English-Vietnamese Machine Translation using Transformer (Pytorch)

Primary LanguagePython

English-Vietnamese Translation using Transformer

This is our Final Project for the Statistical Learning Course at VNUHCM - University of Science.

You can read our report at this link: Google Drive (detailed explanation about Transformer)

1. Installation

You should have CUDA installed with version 11.x.

Installation commands:

conda create -n trans python=3.9
conda activate trans
bash install.sh

2. Demo Application

Download the trained weights at this link and put it in folder ./runs.

Expected structure:

    |-- <folder_name>/
        |-- config.yaml
        |-- best.pt
        |-- src_field.pt
        |-- trg_field.pt
        |-- ...


streamlit run app.py ./runs/<folder_name>


3. Dataset

We use the dataset from TED Talk (provided at this repo by pbcquoc). You can download the dataset at this link and put it in folder ./data.

Expected structure:

    |-- train.en
    |-- train.vi
    |-- val.en
    |-- val.vi
    |-- test.en
    |-- test.vi

4. Training

You can modify the model architecture, optimizer hyps,... at the config file ./configs/_base_.yaml.
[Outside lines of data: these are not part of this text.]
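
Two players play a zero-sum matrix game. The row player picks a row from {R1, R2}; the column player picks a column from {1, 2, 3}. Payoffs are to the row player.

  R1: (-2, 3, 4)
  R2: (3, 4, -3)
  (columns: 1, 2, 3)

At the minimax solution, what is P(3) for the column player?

5/12

Row minima: R1 → -2, R2 → -3; maximin = -2.
Column maxima: 1 → 3, 2 → 4, 3 → 4; minimax = 3.
-2 ≠ 3, so there is no saddle point; optimal play is mixed.
2 is strictly dominated by 1 (it gives the row player strictly more in every row), so the column player never plays it.
On the remaining 2×2 (R1, R2 vs 1, 3):
Let the row player play R1 with probability p. Expected payoff against 1: (-2)p + 3(1−p) = −5p + 3; against 3: 4p + (-3)(1−p) = 7p − 3.
Setting these equal: −5p + 3 = 7p − 3 ⇒ −12p = -6 ⇒ p = 1/2, and the value is (-5)·(1/2) + 3 = 1/2.
For the column player: with q = P(1), equating R1's and R2's payoffs gives −6q + 4 = 6q − 3 ⇒ q = 7/12.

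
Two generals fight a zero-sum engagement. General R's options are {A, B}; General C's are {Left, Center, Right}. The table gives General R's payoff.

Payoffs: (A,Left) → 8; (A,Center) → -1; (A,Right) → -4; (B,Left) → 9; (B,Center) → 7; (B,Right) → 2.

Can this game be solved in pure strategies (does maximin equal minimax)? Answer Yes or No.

Yes

Row minima: A → -4, B → 2; maximin = 2.
Column maxima: Left → 9, Center → 7, Right → 2; minimax = 2.
maximin = minimax = 2, so a saddle point exists.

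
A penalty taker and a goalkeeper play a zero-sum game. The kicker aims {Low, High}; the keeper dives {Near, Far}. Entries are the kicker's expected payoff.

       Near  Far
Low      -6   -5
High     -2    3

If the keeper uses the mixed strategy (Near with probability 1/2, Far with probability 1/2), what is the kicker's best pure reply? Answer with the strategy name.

Expected payoff of Low: (1/2)·(-6) + (1/2)·(-5) = -11/2.
Expected payoff of High: (1/2)·(-2) + (1/2)·3 = 1/2.
The largest is 1/2, so the kicker's best response is High.

High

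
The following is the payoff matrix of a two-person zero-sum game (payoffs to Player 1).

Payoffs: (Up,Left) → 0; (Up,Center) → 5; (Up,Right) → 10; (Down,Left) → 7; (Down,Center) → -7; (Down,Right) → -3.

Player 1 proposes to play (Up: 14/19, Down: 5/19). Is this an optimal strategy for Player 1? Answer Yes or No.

Yes

Against Left this mix gives (14/19)·0 + (5/19)·7 = 35/19.
Against Center this mix gives (14/19)·5 + (5/19)·(-7) = 35/19.
Against Right this mix gives (14/19)·10 + (5/19)·(-3) = 125/19.
All of Player 2's active replies (Left, Center) yield 35/19, and no column does worse for Player 1. The mix makes Player 2 indifferent and guarantees 35/19, so it is optimal.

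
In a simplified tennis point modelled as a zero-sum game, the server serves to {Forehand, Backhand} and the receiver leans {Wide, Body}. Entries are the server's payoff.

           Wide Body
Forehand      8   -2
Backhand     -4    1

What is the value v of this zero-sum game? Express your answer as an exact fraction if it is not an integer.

Row minima: Forehand → -2, Backhand → -4; maximin = -2.
Column maxima: Wide → 8, Body → 1; minimax = 1.
-2 ≠ 1, so there is no saddle point; optimal play is mixed.
Let the server play Forehand with probability p. Expected payoff against Wide: 8p + (-4)(1−p) = 12p − 4; against Body: (-2)p + 1(1−p) = −3p + 1.
Setting these equal: 12p − 4 = −3p + 1 ⇒ 15p = 5 ⇒ p = 1/3, and the value is (12)·(1/3) − 4 = 0.
For the receiver: with q = P(Wide), equating Forehand's and Backhand's payoffs gives 10q − 2 = −5q + 1 ⇒ q = 1/5.

0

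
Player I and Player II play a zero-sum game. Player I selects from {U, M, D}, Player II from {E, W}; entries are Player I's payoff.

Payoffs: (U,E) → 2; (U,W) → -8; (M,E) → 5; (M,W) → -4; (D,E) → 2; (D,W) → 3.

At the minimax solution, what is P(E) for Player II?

Row minima: U → -8, M → -4, D → 2; maximin = 2.
Column maxima: E → 5, W → 3; minimax = 3.
2 ≠ 3, so there is no saddle point; optimal play is mixed.
U is strictly dominated by M, so Player I never plays it.
On the remaining 2×2 (M, D vs E, W):
Let Player I play M with probability p. Expected payoff against E: 5p + 2(1−p) = 3p + 2; against W: (-4)p + 3(1−p) = −7p + 3.
Setting these equal: 3p + 2 = −7p + 3 ⇒ 10p = 1 ⇒ p = 1/10, and the value is (3)·(1/10) + 2 = 23/10.
For Player II: with q = P(E), equating M's and D's payoffs gives 9q − 4 = −q + 3 ⇒ q = 7/10.

7/10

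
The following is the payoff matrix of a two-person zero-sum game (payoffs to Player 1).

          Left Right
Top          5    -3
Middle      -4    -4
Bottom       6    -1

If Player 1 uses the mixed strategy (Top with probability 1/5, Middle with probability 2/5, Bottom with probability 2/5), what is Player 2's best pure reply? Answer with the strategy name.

Right

If Player 2 plays Left, Player 1's expected payoff is (1/5)·5 + (2/5)·(-4) + (2/5)·6 = 9/5.
If Player 2 plays Right, Player 1's expected payoff is (1/5)·(-3) + (2/5)·(-4) + (2/5)·(-1) = -13/5.
Player 2 minimizes Player 1's payoff; the smallest is -13/5, so the best response is Right.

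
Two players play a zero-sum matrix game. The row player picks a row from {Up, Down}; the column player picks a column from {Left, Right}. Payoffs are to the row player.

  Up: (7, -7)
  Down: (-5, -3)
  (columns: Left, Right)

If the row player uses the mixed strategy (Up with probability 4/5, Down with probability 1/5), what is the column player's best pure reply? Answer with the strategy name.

Right

If the column player plays Left, the row player's expected payoff is (4/5)·7 + (1/5)·(-5) = 23/5.
If the column player plays Right, the row player's expected payoff is (4/5)·(-7) + (1/5)·(-3) = -31/5.
The column player minimizes the row player's payoff; the smallest is -31/5, so the best response is Right.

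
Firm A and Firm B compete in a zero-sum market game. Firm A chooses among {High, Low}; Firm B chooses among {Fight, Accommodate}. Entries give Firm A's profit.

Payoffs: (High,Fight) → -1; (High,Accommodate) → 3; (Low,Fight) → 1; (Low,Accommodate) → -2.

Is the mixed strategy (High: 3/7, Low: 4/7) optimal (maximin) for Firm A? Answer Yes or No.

Yes

Against Fight this mix gives (3/7)·(-1) + (4/7)·1 = 1/7.
Against Accommodate this mix gives (3/7)·3 + (4/7)·(-2) = 1/7.
All of Firm B's active replies (Fight, Accommodate) yield 1/7, and no column does worse for Firm A. The mix makes Firm B indifferent and guarantees 1/7, so it is optimal.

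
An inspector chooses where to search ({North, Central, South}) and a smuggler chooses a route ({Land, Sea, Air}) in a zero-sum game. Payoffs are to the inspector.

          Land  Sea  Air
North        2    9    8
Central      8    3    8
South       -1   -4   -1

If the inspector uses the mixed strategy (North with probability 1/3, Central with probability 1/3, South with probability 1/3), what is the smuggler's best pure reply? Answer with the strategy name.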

Then run the command:

python ./tools/train.py \
    --config_path ./configs/_base_.yaml \
    --device cuda:0

5. Evaluation

With the result folder you get from training process, you can use it to evaluate the model with these command:

python tools/eval.py \
    --runs_path ./runs/2023-06-28_16-57-19 \
    --beam-size 3 \
    --device cuda:0

You can also add the argument --run-train-set to evaluate on set training, but it will take a long time to complete.